Мавританка повиновалась. Он открыл бутыль и стал медленно поливать водой ее волосы:
— In nomine patris et filii et spiritus sancti, te absolvimus aliquo peccato et accipimus te hic et nunc in nostra Santa Ecclesia Catholica sicut filia Soli Dei Creatoris et te nominamus Odile…[10]
Она дрожала под струйкой ледяной воды, стекавшей ей на затылок и шею. Странный способ вхождения в христианское сообщество.
Священник тронул ее за плечо.
— Вы можете подняться, Одиль, — сказала Жанна.
Карлик громовым голосом объявил, что отправляется обедать.
Мавританка вскинула мокрую голову и посмотрела на участников сцены: священника, карлика, Жанну. В глазах ее читался вопрос: это все?
— Ну вот, обряд совершен, — промолвил отец Штенгель, поставив бутыль на стол. — Теперь нужно вписать в книгу это крещение, свидетелями которого вы были.
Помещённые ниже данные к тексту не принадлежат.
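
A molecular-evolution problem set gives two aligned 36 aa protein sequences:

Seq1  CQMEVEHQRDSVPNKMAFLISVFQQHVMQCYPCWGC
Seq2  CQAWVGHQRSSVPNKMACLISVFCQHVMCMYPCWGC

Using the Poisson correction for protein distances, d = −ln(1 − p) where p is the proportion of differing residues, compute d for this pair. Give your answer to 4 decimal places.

Mismatches occur at site 3 (M→A), site 4 (E→W), site 6 (E→G), site 10 (D→S), site 18 (F→C), site 24 (Q→C), site 29 (Q→C), site 30 (C→M).
p = 8/36 = 0.222222.
d = −ln(1 − 0.222222) = −ln(0.777778) = 0.2513.

0.2513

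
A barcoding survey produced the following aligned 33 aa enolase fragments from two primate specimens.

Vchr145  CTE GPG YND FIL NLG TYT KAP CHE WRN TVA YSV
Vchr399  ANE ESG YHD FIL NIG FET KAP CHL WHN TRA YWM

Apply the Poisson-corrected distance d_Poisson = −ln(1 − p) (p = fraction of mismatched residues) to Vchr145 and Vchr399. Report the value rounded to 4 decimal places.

0.5008

Differing sites — 1:C/A; 2:T/N; 4:G/E; 5:P/S; 8:N/H; 14:L/I; 16:T/F; 17:Y/E; 24:E/L; 26:R/H; 29:V/R; 32:S/W; 33:V/M.
p = 13/33 = 0.393939.
d = −ln(1 − 0.393939) = −ln(0.606061) = 0.5008.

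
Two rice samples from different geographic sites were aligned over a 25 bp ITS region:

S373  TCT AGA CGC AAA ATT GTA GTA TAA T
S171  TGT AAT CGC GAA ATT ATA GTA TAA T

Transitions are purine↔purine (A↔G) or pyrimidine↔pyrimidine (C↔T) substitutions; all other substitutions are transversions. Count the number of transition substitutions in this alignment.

Differing sites — 2:C/G (Tv); 5:G/A (Ti); 6:A/T (Tv); 10:A/G (Ti); 16:G/A (Ti).
Of the 5 differences, 3 transitions and 2 transversions, so the answer is 3.

3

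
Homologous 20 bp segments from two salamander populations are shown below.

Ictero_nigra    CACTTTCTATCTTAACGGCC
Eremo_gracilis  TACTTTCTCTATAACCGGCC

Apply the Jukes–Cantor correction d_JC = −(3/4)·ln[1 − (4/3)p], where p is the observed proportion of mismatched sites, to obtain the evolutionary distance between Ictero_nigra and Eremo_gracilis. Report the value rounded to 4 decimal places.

0.3041

The sequences differ at positions 1 (C/T), 9 (A/C), 11 (C/A), 13 (T/A), 15 (A/C).
p = 5/20 = 0.250000.
d = −0.75 · ln(1 − (4/3)·0.250000) = −0.75 · ln(0.666667) = −0.75 · (-0.405465) = 0.3041.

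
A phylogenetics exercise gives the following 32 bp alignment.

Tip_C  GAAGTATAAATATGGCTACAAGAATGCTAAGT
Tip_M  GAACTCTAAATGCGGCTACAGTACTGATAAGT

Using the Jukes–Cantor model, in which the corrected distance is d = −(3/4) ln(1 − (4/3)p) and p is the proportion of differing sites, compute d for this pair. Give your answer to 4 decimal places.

The sequences differ at positions 4 (G/C), 6 (A/C), 12 (A/G), 13 (T/C), 21 (A/G), 22 (G/T), 24 (A/C), 27 (C/A).
p = 8/32 = 0.250000.
d = −0.75 · ln(1 − (4/3)·0.250000) = −0.75 · ln(0.666667) = −0.75 · (-0.405465) = 0.3041.

0.3041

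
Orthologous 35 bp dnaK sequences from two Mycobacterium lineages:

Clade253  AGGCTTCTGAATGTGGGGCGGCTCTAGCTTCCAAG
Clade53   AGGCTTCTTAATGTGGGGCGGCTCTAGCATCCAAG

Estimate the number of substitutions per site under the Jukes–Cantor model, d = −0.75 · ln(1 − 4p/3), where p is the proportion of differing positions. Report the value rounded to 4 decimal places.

Mismatches occur at site 9 (G/T), site 29 (T/A).
p = 2/35 = 0.057143.
d = −0.75 · ln(1 − (4/3)·0.057143) = −0.75 · ln(0.923809) = −0.75 · (-0.079250) = 0.0594.

0.0594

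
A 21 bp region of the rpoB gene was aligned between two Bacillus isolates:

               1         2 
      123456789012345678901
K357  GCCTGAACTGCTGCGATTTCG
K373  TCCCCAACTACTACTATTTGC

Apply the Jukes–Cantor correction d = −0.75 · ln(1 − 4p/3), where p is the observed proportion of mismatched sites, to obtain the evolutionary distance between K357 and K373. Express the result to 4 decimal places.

Differing sites — 1:G/T; 4:T/C; 5:G/C; 10:G/A; 13:G/A; 15:G/T; 20:C/G; 21:G/C.
p = 8/21 = 0.380952.
d = −0.75 · ln(1 − (4/3)·0.380952) = −0.75 · ln(0.492064) = −0.75 · (-0.709146) = 0.5319.

0.5319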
Сняв с этажерки тяжелый толстый фолиант в переплете из бурой кожи с железными уголками, он положил его на стол, затем принес чернильницу и перо. Закладка помогла ему открыть книгу на нужной странице. Он сильно встряхнул чернильницу, наклонился, открыл ее и обмакнул перо. Записав беглым почерком несколько строк, он повернулся к Лейле:
— Как вас зовут, дочь моя?
— Лейла, — ответила она, вытирая затылок своим чепчиком.
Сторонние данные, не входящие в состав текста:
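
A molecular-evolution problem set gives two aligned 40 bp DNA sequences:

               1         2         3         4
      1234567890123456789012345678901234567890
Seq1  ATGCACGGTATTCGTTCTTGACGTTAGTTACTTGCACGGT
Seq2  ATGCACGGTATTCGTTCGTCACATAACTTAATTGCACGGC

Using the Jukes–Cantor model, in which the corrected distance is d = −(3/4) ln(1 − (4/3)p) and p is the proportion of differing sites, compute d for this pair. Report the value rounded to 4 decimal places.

Differing sites — 18:T/G; 20:G/C; 23:G/A; 25:T/A; 27:G/C; 31:C/A; 40:T/C.
p = 7/40 = 0.175000.
d = −0.75 · ln(1 − (4/3)·0.175000) = −0.75 · ln(0.766667) = −0.75 · (-0.265703) = 0.1993.

0.1993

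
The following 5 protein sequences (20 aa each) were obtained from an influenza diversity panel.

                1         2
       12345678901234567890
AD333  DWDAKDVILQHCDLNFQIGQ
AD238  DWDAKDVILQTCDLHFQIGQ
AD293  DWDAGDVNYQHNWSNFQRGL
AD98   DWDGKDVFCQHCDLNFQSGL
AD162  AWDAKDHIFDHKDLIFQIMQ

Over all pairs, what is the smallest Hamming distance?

2

Pairwise Hamming distances:
  AD333 vs AD238: 2
  AD333 vs AD293: 8
  AD333 vs AD98: 5
  AD333 vs AD162: 7
  AD238 vs AD293: 10
  AD238 vs AD98: 7
  AD238 vs AD162: 8
  AD293 vs AD98: 8
  AD293 vs AD162: 13
  AD98 vs AD162: 11
The smallest is 2, between AD333 and AD238.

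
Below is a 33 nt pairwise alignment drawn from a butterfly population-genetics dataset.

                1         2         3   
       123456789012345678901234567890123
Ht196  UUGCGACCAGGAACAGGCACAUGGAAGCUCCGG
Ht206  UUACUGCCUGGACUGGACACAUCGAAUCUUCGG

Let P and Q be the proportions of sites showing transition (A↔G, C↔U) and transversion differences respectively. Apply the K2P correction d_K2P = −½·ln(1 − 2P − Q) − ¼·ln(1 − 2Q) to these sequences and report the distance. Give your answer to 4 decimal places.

0.4522

Differing sites — 3:G/A (Ti); 5:G/U (Tv); 6:A/G (Ti); 9:A/U (Tv); 13:A/C (Tv); 14:C/U (Ti); 15:A/G (Ti); 17:G/A (Ti); 23:G/C (Tv); 27:G/U (Tv); 30:C/U (Ti).
Of the 11 differences, 6 transitions and 5 transversions over 33 sites: P = 6/33 = 0.181818, Q = 5/33 = 0.151515.
d = −0.5·ln(0.484849) − 0.25·ln(0.696970) = −0.5·(-0.723918) − 0.25·(-0.361013) = 0.4522.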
Запах убийственно крепкого мясного бульона заполнил все углы. Лейла чихнула.
— Фамилия? Как звали отца?
— Мансур Имад ад-Дин.
Отец Штенгель был озадачен: как пишется это незнакомое имя?
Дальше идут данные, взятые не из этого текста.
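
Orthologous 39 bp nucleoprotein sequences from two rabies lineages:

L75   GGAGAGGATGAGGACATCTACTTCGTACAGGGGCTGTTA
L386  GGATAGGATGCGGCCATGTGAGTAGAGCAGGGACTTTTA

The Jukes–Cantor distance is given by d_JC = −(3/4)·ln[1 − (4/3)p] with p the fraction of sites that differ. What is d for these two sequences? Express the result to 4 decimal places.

Mismatches occur at site 4 (G↔T), site 11 (A↔C), site 14 (A↔C), site 18 (C↔G), site 20 (A↔G), site 21 (C↔A), site 22 (T↔G), site 24 (C↔A), site 26 (T↔A), site 27 (A↔G), site 33 (G↔A), site 36 (G↔T).
p = 12/39 = 0.307692.
d = −0.75 · ln(1 − (4/3)·0.307692) = −0.75 · ln(0.589744) = −0.75 · (-0.528067) = 0.3961.

0.3961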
— Подождите, — сказала Жанна. — Лейла, ты знаешь, что означает это имя?
Та с улыбкой кивнула:
— Милосердный Оплот Веры.
— Пишите, отец мой: Клеман Пилье.[11]
Священник явно удивился.
— Для публичного оглашения, — пояснила Жанна.
Он понял и вновь склонился над веленевой бумагой, повторяя вслух написанное:
— …Одиль, дочь Клемана Пилье… Свидетель — Жанна, баронесса де л'Эстуаль. Соблаговолите расписаться вот здесь, мадам.
Одиль с любопытством следила за этой сценой. Жанна поставила свою подпись.
— Ей тоже нужно расписаться?
— Если она умеет писать…
Новоявленная Одиль склонилась над книгой, взяла перо и под недоверчивым взором отца Штенгеля вывела свое имя: Одиль Пилье.
— Кто научил ее? — спросил священник.
— Я, — ответила Жанна.
Он покачал головой. Они вернулись в ризницу, где на столе остывал обед священника. Жанна развязала кошель, вытащила из него пять турских ливров и положила их рядом с тарелкой. Он поднял брови: крещение стоило десять солей, с богослужением — двадцать пять.
Отец Штенгель кивнул и спросил с задумчивым видом:
— Значит, это будущая баронесса де Бовуа?
Жанна улыбнулась.
— Разве не носила я это имя? — ответила она вопросом на вопрос.
В глазах священника зажегся лукавый огонек.
— Дочь моя, разрешаю вам прерывать мой обед хоть каждый день, — сказал он Жанне с торжественным видом и проводил обеих женщин к выходу из церкви.
Нырнув в снежную поземку, они все еще продолжали смеяться.